NASA’s tips for best Perseid meteor shower viewing
Across Idaho and the nation, people are gearing up for a celestial event of epic proportions: the Aug. 21 solar eclipse.
But this weekend, you can turn your eyes skyward and enjoy another outer space spectacle. The yearly Perseid meteor shower is at its peak on Saturday night and early Sunday morning, and viewing conditions in Boise will likely let you take in the show.
Bill Wojcik, a meteorologist for the National Weather Service in Boise, said Treasure Valley residents should have a good view of the meteor shower, though clouds could interfere.
“It’s not going to be a clear night by any means,” said Wojcik, who anticipated a partly cloudy forecast.
But the heavy haze of wildfire smoke that the Valley has endured in recent days won’t be a problem, Wojcik said. His advice for best possible viewing? Get out of the city. Light pollution can make it more difficult to see the shower.

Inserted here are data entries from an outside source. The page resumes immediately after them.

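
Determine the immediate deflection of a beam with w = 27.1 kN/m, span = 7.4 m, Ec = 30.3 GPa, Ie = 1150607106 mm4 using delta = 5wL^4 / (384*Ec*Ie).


Convert: L = 7.4 m = 7400 mm, Ec = 30.3 GPa = 30300 MPa
delta = 5 * 27.1 * 7400^4 / (384 * 30300 * 1150607106)
= 30.35 mm

30.35


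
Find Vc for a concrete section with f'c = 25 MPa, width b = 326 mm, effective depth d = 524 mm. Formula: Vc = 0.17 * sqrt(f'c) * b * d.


Vc = 0.17 * sqrt(25) * 326 * 524 / 1000
= 145.2 kN

145.2


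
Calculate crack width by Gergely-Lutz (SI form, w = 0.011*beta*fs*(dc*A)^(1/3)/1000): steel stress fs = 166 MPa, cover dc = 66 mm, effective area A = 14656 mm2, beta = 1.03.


w = 0.011 * beta * fs * (dc * A)^(1/3) / 1000
= 0.011 * 1.03 * 166 * (66 * 14656)^(1/3) / 1000
= 0.186 mm

0.186


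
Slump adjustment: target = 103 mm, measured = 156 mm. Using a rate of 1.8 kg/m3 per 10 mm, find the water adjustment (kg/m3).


Difference = 103 - 156 = -53 mm
Water adjustment = -53 * 1.8 / 10 = -9.5 kg/m3

-9.5


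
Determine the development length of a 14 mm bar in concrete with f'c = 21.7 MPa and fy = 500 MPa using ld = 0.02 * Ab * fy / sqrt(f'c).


Ab = pi * 14^2 / 4 = 153.938 mm2
ld = 0.02 * 153.938 * 500 / sqrt(21.7)
= 330.5 mm

330.5


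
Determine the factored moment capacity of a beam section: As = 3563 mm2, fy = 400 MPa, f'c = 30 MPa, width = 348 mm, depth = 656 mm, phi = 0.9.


a = As * fy / (0.85 * f'c * b)
= 3563 * 400 / (0.85 * 30 * 348)
= 160.604 mm
Mn = As * fy * (d - a/2) / 10^6
= 820.4848 kN-m
phi*Mn = 0.9 * 820.4848 = 738.44 kN-m

738.44


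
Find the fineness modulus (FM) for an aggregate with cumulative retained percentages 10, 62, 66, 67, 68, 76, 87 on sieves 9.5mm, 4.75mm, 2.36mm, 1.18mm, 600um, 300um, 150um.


FM = sum(cumulative % retained) / 100
= 436 / 100
= 4.36

4.36


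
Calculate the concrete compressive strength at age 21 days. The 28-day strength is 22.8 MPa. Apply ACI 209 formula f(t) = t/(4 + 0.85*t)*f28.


f(21) = 21 / (4 + 0.85 * 21) * 22.8
= 21 / 21.85 * 22.8
= 21.91 MPa

21.91


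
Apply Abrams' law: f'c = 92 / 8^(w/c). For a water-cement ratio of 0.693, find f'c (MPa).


f'c = 92 / 8^0.693
= 92 / 4.225
= 21.77 MPa

21.77


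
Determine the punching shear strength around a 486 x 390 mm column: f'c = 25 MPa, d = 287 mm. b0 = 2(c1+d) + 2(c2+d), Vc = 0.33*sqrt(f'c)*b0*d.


b0 = 2*(486 + 287) + 2*(390 + 287) = 2900 mm
Vc = 0.33 * sqrt(25) * 2900 * 287 / 1000
= 1373.3 kN

1373.3


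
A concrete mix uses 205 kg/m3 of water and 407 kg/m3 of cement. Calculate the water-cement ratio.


w/c = water / cement
w/c = 205 / 407 = 0.504

0.504


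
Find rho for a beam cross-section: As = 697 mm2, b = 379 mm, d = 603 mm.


rho = As / (b * d)
= 697 / (379 * 603)
= 0.003

0.003


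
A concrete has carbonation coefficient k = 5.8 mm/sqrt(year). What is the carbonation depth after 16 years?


depth = k * sqrt(t)
= 5.8 * sqrt(16)
= 23.2 mm

23.2


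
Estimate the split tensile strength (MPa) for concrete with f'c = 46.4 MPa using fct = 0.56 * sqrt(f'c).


fct = 0.56 * sqrt(46.4)
= 0.56 * 6.812
= 3.815 MPa

3.815


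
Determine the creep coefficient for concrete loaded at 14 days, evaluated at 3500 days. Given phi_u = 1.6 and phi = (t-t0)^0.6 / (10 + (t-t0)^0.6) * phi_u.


dt = 3500 - 14 = 3486
phi = 3486^0.6 / (10 + 3486^0.6) * 1.6
= 1.488

1.488


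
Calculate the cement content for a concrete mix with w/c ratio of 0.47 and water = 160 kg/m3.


Cement = water / (w/c)
= 160 / 0.47
= 340.4 kg/m3

340.4


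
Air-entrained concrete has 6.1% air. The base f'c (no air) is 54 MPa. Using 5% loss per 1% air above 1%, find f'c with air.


Strength loss = (6.1 - 1) * 5 = 25.5%
f'c = 54 * (1 - 25.5/100)
= 40.23 MPa

40.23


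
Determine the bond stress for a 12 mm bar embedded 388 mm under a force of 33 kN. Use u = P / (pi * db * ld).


u = P / (pi * db * ld)
= 33 * 1000 / (pi * 12 * 388)
= 2.256 MPa

2.256


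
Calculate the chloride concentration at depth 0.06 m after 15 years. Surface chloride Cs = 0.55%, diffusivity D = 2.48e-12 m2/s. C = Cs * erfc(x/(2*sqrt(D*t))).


t_seconds = 15 * 365.25 * 24 * 3600 = 473364000.0 s
arg = 0.06 / (2 * sqrt(2.48e-12 * 473364000.0))
= 0.8756
erfc(0.8756) = 0.2156
C = 0.55 * 0.2156 = 0.1186%

0.1186


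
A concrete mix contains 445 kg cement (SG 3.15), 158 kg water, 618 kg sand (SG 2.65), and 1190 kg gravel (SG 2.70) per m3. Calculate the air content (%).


Vol cement = 445 / (3.15 * 1000) = 0.14127 m3
Vol water = 158 / 1000 = 0.158 m3
Vol sand = 618 / (2.65 * 1000) = 0.233208 m3
Vol gravel = 1190 / (2.70 * 1000) = 0.440741 m3
Total solid + water volume = 0.973218 m3
Air = (1 - 0.973218) * 100 = 2.68%

2.68


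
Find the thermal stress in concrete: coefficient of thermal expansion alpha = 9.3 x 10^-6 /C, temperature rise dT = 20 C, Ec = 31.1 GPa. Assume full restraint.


sigma = alpha * dT * Ec
= 9.3e-6 * 20 * 31.1 * 1000
= 5.785 MPa

5.785


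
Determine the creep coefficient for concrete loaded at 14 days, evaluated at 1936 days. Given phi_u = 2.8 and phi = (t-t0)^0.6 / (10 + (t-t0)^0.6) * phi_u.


dt = 1936 - 14 = 1922
phi = 1922^0.6 / (10 + 1922^0.6) * 2.8
= 2.529

2.529


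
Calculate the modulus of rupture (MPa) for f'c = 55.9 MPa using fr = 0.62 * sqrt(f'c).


fr = 0.62 * sqrt(55.9)
= 4.636 MPa

4.636


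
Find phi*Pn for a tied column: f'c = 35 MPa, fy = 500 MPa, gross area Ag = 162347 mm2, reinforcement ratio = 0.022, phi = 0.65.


Ast = rho * Ag = 0.022 * 162347 = 3571.634 mm2
phi*Pn = 0.65 * 0.80 * (0.85 * 35 * (162347 - 3571.634) + 500 * 3571.634) / 1000
= 3384.88 kN

3384.88


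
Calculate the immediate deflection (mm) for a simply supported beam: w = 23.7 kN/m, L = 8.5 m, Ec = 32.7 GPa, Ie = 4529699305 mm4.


Convert: L = 8.5 m = 8500 mm, Ec = 32.7 GPa = 32700 MPa
delta = 5 * 23.7 * 8500^4 / (384 * 32700 * 4529699305)
= 10.88 mm

10.88


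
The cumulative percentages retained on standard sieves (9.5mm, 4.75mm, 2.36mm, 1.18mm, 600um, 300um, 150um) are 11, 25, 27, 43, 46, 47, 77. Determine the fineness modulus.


FM = sum(cumulative % retained) / 100
= 276 / 100
= 2.76

2.76


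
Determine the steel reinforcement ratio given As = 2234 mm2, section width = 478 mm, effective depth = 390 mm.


rho = As / (b * d)
= 2234 / (478 * 390)
= 0.012

0.012


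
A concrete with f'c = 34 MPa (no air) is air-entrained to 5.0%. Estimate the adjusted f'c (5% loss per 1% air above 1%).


Strength loss = (5.0 - 1) * 5 = 20.0%
f'c = 34 * (1 - 20.0/100)
= 27.2 MPa

27.2


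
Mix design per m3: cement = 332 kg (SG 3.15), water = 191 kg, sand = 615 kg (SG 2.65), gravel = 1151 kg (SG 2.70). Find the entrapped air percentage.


Vol cement = 332 / (3.15 * 1000) = 0.105397 m3
Vol water = 191 / 1000 = 0.191 m3
Vol sand = 615 / (2.65 * 1000) = 0.232075 m3
Vol gravel = 1151 / (2.70 * 1000) = 0.426296 m3
Total solid + water volume = 0.954769 m3
Air = (1 - 0.954769) * 100 = 4.52%

4.52


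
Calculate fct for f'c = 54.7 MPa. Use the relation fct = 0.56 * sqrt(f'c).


fct = 0.56 * sqrt(54.7)
= 0.56 * 7.396
= 4.142 MPa

4.142


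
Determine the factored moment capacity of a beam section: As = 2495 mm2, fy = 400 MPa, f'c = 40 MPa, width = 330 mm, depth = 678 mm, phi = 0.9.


a = As * fy / (0.85 * f'c * b)
= 2495 * 400 / (0.85 * 40 * 330)
= 88.9483 mm
Mn = As * fy * (d - a/2) / 10^6
= 632.2588 kN-m
phi*Mn = 0.9 * 632.2588 = 569.03 kN-m

569.03


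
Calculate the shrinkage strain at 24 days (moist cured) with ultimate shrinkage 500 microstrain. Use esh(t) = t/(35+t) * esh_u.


esh(24) = 24 / (35 + 24) * 500
= 24 / 59 * 500
= 203.4 microstrain

203.4


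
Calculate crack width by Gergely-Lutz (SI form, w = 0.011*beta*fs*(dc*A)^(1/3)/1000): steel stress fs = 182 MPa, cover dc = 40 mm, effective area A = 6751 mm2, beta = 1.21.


w = 0.011 * beta * fs * (dc * A)^(1/3) / 1000
= 0.011 * 1.21 * 182 * (40 * 6751)^(1/3) / 1000
= 0.157 mm

0.157


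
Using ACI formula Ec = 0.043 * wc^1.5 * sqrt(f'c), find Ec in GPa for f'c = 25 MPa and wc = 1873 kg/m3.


Ec = 0.043 * 1873^1.5 * sqrt(25) / 1000
= 17.43 GPa

17.43


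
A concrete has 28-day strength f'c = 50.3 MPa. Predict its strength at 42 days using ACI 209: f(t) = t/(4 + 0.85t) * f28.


f(42) = 42 / (4 + 0.85 * 42) * 50.3
= 42 / 39.7 * 50.3
= 53.21 MPa

53.21


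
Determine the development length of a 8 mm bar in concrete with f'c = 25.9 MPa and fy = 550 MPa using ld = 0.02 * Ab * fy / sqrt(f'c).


Ab = pi * 8^2 / 4 = 50.265 mm2
ld = 0.02 * 50.265 * 550 / sqrt(25.9)
= 108.6 mm

108.6


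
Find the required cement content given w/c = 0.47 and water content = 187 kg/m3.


Cement = water / (w/c)
= 187 / 0.47
= 397.9 kg/m3

397.9


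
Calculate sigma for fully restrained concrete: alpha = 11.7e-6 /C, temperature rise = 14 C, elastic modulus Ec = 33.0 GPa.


sigma = alpha * dT * Ec
= 11.7e-6 * 14 * 33.0 * 1000
= 5.405 MPa

5.405


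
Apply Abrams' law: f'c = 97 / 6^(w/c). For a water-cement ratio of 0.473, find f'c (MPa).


f'c = 97 / 6^0.473
= 97 / 2.334
= 41.56 MPa

41.56


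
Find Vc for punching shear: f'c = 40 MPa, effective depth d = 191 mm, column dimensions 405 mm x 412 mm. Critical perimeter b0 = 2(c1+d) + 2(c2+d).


b0 = 2*(405 + 191) + 2*(412 + 191) = 2398 mm
Vc = 0.33 * sqrt(40) * 2398 * 191 / 1000
= 955.93 kN

955.93


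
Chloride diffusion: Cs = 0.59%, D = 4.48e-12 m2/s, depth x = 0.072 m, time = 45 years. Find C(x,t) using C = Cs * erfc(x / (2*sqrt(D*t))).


t_seconds = 45 * 365.25 * 24 * 3600 = 1420092000.0 s
arg = 0.072 / (2 * sqrt(4.48e-12 * 1420092000.0))
= 0.4513
erfc(0.4513) = 0.5233
C = 0.59 * 0.5233 = 0.3087%

0.3087


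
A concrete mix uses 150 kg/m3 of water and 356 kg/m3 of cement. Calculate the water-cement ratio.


w/c = water / cement
w/c = 150 / 356 = 0.421

0.421


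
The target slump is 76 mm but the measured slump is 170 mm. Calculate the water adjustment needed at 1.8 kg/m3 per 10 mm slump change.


Difference = 76 - 170 = -94 mm
Water adjustment = -94 * 1.8 / 10 = -16.9 kg/m3

-16.9


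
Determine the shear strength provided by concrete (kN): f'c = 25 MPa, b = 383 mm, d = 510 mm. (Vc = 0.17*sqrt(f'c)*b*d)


Vc = 0.17 * sqrt(25) * 383 * 510 / 1000
= 166.03 kN

166.03


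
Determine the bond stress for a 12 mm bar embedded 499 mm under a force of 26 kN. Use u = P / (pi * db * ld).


u = P / (pi * db * ld)
= 26 * 1000 / (pi * 12 * 499)
= 1.382 MPa

1.382


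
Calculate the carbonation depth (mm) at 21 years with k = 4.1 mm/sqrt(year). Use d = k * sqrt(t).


depth = k * sqrt(t)
= 4.1 * sqrt(21)
= 18.79 mm

18.79


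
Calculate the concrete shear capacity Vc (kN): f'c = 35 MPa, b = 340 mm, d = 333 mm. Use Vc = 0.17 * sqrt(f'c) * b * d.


Vc = 0.17 * sqrt(35) * 340 * 333 / 1000
= 113.87 kN

113.87


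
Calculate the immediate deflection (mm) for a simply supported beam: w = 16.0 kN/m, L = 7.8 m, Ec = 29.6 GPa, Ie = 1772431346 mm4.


Convert: L = 7.8 m = 7800 mm, Ec = 29.6 GPa = 29600 MPa
delta = 5 * 16.0 * 7800^4 / (384 * 29600 * 1772431346)
= 14.7 mm

14.7


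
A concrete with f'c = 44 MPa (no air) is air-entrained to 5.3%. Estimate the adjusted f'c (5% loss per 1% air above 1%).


Strength loss = (5.3 - 1) * 5 = 21.5%
f'c = 44 * (1 - 21.5/100)
= 34.54 MPa

34.54


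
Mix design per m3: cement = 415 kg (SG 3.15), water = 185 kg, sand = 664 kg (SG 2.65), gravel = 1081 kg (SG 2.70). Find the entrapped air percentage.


Vol cement = 415 / (3.15 * 1000) = 0.131746 m3
Vol water = 185 / 1000 = 0.185 m3
Vol sand = 664 / (2.65 * 1000) = 0.250566 m3
Vol gravel = 1081 / (2.70 * 1000) = 0.40037 m3
Total solid + water volume = 0.967682 m3
Air = (1 - 0.967682) * 100 = 3.23%

3.23


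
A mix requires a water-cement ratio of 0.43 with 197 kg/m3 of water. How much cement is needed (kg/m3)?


Cement = water / (w/c)
= 197 / 0.43
= 458.1 kg/m3

458.1


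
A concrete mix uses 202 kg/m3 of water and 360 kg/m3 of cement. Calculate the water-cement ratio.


w/c = water / cement
w/c = 202 / 360 = 0.561

0.561


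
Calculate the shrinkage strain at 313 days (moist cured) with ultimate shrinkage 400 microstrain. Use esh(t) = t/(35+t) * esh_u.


esh(313) = 313 / (35 + 313) * 400
= 313 / 348 * 400
= 359.8 microstrain

359.8


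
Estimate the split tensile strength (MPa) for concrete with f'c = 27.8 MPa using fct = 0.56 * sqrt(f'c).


fct = 0.56 * sqrt(27.8)
= 0.56 * 5.273
= 2.953 MPa

2.953


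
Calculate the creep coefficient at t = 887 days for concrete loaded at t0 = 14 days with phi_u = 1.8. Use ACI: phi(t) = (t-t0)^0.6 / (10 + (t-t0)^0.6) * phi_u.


dt = 887 - 14 = 873
phi = 873^0.6 / (10 + 873^0.6) * 1.8
= 1.536

1.536


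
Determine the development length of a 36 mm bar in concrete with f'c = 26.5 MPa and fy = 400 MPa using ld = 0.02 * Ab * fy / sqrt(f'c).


Ab = pi * 36^2 / 4 = 1017.876 mm2
ld = 0.02 * 1017.876 * 400 / sqrt(26.5)
= 1581.8 mm

1581.8


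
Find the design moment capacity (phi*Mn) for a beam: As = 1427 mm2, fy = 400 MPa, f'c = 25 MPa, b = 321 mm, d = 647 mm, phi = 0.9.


a = As * fy / (0.85 * f'c * b)
= 1427 * 400 / (0.85 * 25 * 321)
= 83.6797 mm
Mn = As * fy * (d - a/2) / 10^6
= 345.4254 kN-m
phi*Mn = 0.9 * 345.4254 = 310.88 kN-m

310.88


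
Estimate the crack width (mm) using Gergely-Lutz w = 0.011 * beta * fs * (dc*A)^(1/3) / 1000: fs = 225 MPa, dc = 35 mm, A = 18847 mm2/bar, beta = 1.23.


w = 0.011 * beta * fs * (dc * A)^(1/3) / 1000
= 0.011 * 1.23 * 225 * (35 * 18847)^(1/3) / 1000
= 0.265 mm

0.265


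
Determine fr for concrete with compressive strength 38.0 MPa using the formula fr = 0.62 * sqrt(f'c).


fr = 0.62 * sqrt(38.0)
= 3.822 MPa

3.822


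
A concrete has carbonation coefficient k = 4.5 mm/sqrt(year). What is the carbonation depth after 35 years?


depth = k * sqrt(t)
= 4.5 * sqrt(35)
= 26.62 mm

26.62


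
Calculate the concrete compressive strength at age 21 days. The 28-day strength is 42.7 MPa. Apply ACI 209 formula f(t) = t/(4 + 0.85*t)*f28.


f(21) = 21 / (4 + 0.85 * 21) * 42.7
= 21 / 21.85 * 42.7
= 41.04 MPa

41.04


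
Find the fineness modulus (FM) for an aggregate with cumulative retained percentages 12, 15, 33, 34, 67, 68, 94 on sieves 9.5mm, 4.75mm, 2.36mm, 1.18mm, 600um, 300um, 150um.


FM = sum(cumulative % retained) / 100
= 323 / 100
= 3.23

3.23


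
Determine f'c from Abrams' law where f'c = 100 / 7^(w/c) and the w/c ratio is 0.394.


f'c = 100 / 7^0.394
= 100 / 2.153
= 46.45 MPa

46.45


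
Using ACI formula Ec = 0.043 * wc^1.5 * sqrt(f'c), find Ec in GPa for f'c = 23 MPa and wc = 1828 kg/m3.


Ec = 0.043 * 1828^1.5 * sqrt(23) / 1000
= 16.12 GPa

16.12


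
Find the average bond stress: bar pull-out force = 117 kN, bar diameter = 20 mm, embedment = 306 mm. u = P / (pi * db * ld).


u = P / (pi * db * ld)
= 117 * 1000 / (pi * 20 * 306)
= 6.085 MPa

6.085


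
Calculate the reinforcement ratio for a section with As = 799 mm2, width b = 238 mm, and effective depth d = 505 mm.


rho = As / (b * d)
= 799 / (238 * 505)
= 0.0066

0.0066


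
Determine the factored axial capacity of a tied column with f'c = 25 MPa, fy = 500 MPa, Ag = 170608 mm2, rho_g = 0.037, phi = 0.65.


Ast = rho * Ag = 0.037 * 170608 = 6312.496 mm2
phi*Pn = 0.65 * 0.80 * (0.85 * 25 * (170608 - 6312.496) + 500 * 6312.496) / 1000
= 3456.71 kN

3456.71


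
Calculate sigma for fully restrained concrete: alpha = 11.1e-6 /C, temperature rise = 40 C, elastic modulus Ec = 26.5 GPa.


sigma = alpha * dT * Ec
= 11.1e-6 * 40 * 26.5 * 1000
= 11.766 MPa

11.766


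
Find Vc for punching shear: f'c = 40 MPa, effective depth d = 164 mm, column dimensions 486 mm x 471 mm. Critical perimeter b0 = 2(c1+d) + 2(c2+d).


b0 = 2*(486 + 164) + 2*(471 + 164) = 2570 mm
Vc = 0.33 * sqrt(40) * 2570 * 164 / 1000
= 879.67 kN

879.67


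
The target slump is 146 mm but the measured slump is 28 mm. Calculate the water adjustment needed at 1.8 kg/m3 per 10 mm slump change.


Difference = 146 - 28 = 118 mm
Water adjustment = 118 * 1.8 / 10 = 21.2 kg/m3

21.2


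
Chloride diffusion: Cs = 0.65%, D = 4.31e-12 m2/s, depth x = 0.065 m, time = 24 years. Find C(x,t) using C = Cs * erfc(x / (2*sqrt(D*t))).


t_seconds = 24 * 365.25 * 24 * 3600 = 757382400.0 s
arg = 0.065 / (2 * sqrt(4.31e-12 * 757382400.0))
= 0.5688
erfc(0.5688) = 0.4211
C = 0.65 * 0.4211 = 0.2737%

0.2737


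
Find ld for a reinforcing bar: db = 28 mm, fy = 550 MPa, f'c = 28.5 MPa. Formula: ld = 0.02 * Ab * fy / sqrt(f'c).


Ab = pi * 28^2 / 4 = 615.752 mm2
ld = 0.02 * 615.752 * 550 / sqrt(28.5)
= 1268.8 mm

1268.8


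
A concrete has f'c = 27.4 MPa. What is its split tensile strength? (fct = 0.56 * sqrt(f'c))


fct = 0.56 * sqrt(27.4)
= 0.56 * 5.235
= 2.931 MPa

2.931


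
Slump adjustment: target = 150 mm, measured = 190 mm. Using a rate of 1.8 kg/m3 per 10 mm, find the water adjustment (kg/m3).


Difference = 150 - 190 = -40 mm
Water adjustment = -40 * 1.8 / 10 = -7.2 kg/m3

-7.2


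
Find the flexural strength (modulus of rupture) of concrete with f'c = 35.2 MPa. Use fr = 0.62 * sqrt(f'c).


fr = 0.62 * sqrt(35.2)
= 3.678 MPa

3.678


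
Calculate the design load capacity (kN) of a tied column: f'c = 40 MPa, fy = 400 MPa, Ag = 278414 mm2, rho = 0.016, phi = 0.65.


Ast = rho * Ag = 0.016 * 278414 = 4454.624 mm2
phi*Pn = 0.65 * 0.80 * (0.85 * 40 * (278414 - 4454.624) + 400 * 4454.624) / 1000
= 5770.16 kN

5770.16


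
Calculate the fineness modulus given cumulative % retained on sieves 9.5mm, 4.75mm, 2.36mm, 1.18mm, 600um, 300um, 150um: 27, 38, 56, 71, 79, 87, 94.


FM = sum(cumulative % retained) / 100
= 452 / 100
= 4.52

4.52


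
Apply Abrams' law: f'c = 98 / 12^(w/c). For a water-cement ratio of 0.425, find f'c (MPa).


f'c = 98 / 12^0.425
= 98 / 2.875
= 34.09 MPa

34.09


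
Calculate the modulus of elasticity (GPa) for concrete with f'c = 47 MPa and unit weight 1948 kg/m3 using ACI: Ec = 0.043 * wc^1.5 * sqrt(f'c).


Ec = 0.043 * 1948^1.5 * sqrt(47) / 1000
= 25.35 GPa

25.35


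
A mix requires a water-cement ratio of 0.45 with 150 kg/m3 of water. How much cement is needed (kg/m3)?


Cement = water / (w/c)
= 150 / 0.45
= 333.3 kg/m3

333.3


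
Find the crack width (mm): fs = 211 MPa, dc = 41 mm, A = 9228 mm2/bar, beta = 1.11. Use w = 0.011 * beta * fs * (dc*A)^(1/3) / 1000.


w = 0.011 * beta * fs * (dc * A)^(1/3) / 1000
= 0.011 * 1.11 * 211 * (41 * 9228)^(1/3) / 1000
= 0.186 mm

0.186


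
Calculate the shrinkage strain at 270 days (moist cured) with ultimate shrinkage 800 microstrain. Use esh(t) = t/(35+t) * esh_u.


esh(270) = 270 / (35 + 270) * 800
= 270 / 305 * 800
= 708.2 microstrain

708.2


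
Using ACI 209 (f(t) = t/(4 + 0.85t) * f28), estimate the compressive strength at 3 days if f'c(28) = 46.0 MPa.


f(3) = 3 / (4 + 0.85 * 3) * 46.0
= 3 / 6.55 * 46.0
= 21.07 MPa

21.07


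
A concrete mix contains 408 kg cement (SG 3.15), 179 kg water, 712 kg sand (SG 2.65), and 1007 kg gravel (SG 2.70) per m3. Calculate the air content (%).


Vol cement = 408 / (3.15 * 1000) = 0.129524 m3
Vol water = 179 / 1000 = 0.179 m3
Vol sand = 712 / (2.65 * 1000) = 0.268679 m3
Vol gravel = 1007 / (2.70 * 1000) = 0.372963 m3
Total solid + water volume = 0.950166 m3
Air = (1 - 0.950166) * 100 = 4.98%

4.98


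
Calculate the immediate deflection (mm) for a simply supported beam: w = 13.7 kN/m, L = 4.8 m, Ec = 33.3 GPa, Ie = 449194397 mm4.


Convert: L = 4.8 m = 4800 mm, Ec = 33.3 GPa = 33300 MPa
delta = 5 * 13.7 * 4800^4 / (384 * 33300 * 449194397)
= 6.33 mm

6.33


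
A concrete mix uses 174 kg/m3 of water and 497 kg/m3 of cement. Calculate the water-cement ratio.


w/c = water / cement
w/c = 174 / 497 = 0.35

0.35


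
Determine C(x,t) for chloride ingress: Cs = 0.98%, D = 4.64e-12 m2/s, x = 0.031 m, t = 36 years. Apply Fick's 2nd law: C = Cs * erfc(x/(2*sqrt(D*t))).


t_seconds = 36 * 365.25 * 24 * 3600 = 1136073600.0 s
arg = 0.031 / (2 * sqrt(4.64e-12 * 1136073600.0))
= 0.2135
erfc(0.2135) = 0.7627
C = 0.98 * 0.7627 = 0.7475%

0.7475


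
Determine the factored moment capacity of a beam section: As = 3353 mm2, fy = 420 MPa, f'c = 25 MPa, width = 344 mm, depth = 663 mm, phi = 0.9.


a = As * fy / (0.85 * f'c * b)
= 3353 * 420 / (0.85 * 25 * 344)
= 192.6484 mm
Mn = As * fy * (d - a/2) / 10^6
= 798.0268 kN-m
phi*Mn = 0.9 * 798.0268 = 718.22 kN-m

718.22


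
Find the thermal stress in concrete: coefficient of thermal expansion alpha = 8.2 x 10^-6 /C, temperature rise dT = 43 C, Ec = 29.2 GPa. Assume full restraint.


sigma = alpha * dT * Ec
= 8.2e-6 * 43 * 29.2 * 1000
= 10.296 MPa

10.296


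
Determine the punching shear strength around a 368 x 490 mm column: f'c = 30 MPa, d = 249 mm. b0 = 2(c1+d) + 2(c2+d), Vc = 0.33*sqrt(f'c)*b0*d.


b0 = 2*(368 + 249) + 2*(490 + 249) = 2712 mm
Vc = 0.33 * sqrt(30) * 2712 * 249 / 1000
= 1220.57 kN

1220.57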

Of course, there’s one light that can’t be dimmed. The moon’s glow will be especially bright this year. If you’re able to catch sight of the Perseids before moonrise around 11:30 p.m., you could see as many as 80 shooting stars per hour. After the moon is up, that number drops to about 20 to 30 meteors an hour.
While Saturday night is prime viewing time for the Perseid meteor shower, there’s still time to catch it another night — according to National Geographic, the annual event is thanks to the Earth’s entrance into a trail of debris left behind by the Swift-Tuttle comet. Our planet doesn’t fully leave that debris field until August 26.